Carteiras sugeridas para setembro
Este post está sendo atualizado à medida que novas carteiras forem divulgadas. Última atualização 16h45 - 03/09
O CPI que decide o rumo do Fed
Nos Estados Unidos, o mercado aguarda a inflação de agosto, dado crucial para clarear as opiniões divididas se o Fed sobe juros já em setembro. O CPI sai na sexta-feira.
Aidna sobre os EUA, o payroll de agosto, divulgado semana passada, mostrou 162 mil vagas criadas e revisões para cima nos meses anteriores. A taxa de desemprego ficou estável em 4,1%.
Com dados fortes, o mercado voltou a precificar mais de 60% de chance de o Fed subir os juros no próximo encontro.
Um dos membros do Fed, Christopher Waller vem tentando vender a ideia de que a inflação perde força, citando o núcleo do PCE rodando a 3,0% em três meses, abaixo dos 4,8% de fevereiro.
Já o presidente do Fed, Kevin Warsh (que assumiu comunicação discreta), argumenta que essa melhora não é estrutural. É uma discordância que ficou pública em Jackson Hole e que deve se resolver, ou se aprofundar, com o CPI de agosto, que sai na sexta feira dia 11.
A projeção do mercado é de alta de 0,21% no núcleo, o suficiente, na nossa leitura, para manter o Fed parado por enquanto.
Mas as chances de vir um número mais quente é alta, e é o que definirá se setembro termina com Fed em mantendo juros ou com o primeiro sinal de um ciclo de aperto liderado por uma ala mais hawkish, com Warsh à frente defendendo que agir logo constrói credibilidade (quem diria).
Antes disso, na quinta, sai o PPI de agosto, mais um termômetro importante, e as vendas de imóveis usados.
Brasil
As pesquisas da semana mostraram Lula e o senador Flávio Bolsonaro praticamente empatados no segundo turno.
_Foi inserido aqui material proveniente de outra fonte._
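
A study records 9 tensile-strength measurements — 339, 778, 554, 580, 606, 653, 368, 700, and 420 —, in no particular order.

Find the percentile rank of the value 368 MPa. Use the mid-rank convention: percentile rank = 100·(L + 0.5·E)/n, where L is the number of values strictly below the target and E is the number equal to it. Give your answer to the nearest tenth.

Sorted: 339, 368, 420, 554, 580, 606, 653, 700, 778.
Count below 368: L = 1; count equal: E = 1; n = 9.
Percentile rank = 100·(1 + 0.5·1)/9 = 100·1.5/9 = 16.67.

16.7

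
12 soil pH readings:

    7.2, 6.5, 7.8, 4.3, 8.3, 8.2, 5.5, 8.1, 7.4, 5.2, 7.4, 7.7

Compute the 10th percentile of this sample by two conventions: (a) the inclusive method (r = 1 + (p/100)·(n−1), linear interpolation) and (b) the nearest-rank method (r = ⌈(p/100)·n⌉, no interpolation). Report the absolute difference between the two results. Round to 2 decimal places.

0.03

Sorted: 4.3, 5.2, 5.5, 6.5, 7.2, 7.4, 7.4, 7.7, 7.8, 8.1, 8.2, 8.3.
n = 12.
(a) r = 2.1; between ranks 2 (5.2) and 3 (5.5): 5.23.
(b) the nearest-rank method: rank 2 → 5.2.
|5.23 − 5.2| = 0.03.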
A novidade foi a ascensão do escritor Augusto Cury, que saltou para perto de dois dígitos nas intenções de voto e se tornou o primeiro nome a chegar tão perto dos líderes neste ciclo. Ainda é cedo para saber o que isso significa na prática, até porque pouco se sabe sobre a agenda econômica que Cury defenderia, mas quanto mais embaralhado o primeiro turno, maior a incerteza sobre o regime fiscal do próximo governo, especialmente porque a votação do orçamento de 2027 no Congresso só deve ocorrer depois da eleição.
Enquanto isso, a economia desaquece. O PIB do segundo trimestre confirmou a desaceleração, de 4,5% para 1,9% em ritmo anualizado, puxado quase inteiramente por estoques, com o consumo das famílias caindo pela primeira vez em um ano e meio. A produção industrial também decepcionou em julho, e o câmbio mais valorizado reforça o argumento de um ciclo de corte de juros mais longo do que os 25 pontos base esperados para a reunião de setembro do Banco Central.
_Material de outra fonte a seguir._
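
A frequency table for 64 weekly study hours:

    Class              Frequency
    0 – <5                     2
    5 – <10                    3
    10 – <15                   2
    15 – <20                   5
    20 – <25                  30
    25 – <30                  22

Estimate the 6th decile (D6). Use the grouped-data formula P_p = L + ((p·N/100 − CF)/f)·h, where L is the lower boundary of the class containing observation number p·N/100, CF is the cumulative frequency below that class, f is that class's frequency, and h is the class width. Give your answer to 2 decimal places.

N = 64; target position k = 60/100 · 64 = 38.4.
Cumulative frequencies: 2, 5, 7, 12, 42, 64.
Observation 38.4 falls in the class 20 – <25.
L = 20, CF = 12, f = 30, h = 5.
P60 = 20 + ((38.4 − 12)/30)·5 = 20 + 4.4 = 24.4.

24.40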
A semana trará mais dados que devem reforçar essa leitura de atividade fraca com inflação baixa. O setor de serviços de julho deve mostrar leve alta depois de dois meses ruins, e o IPCA de agosto, na sexta, deve vir negativo, puxado pela tarifa de energia mais barata (o “bônus de Itaipu”), o que deve dar ao Banco Central mais espaço para seguir cortando juros além do que o mercado já espera.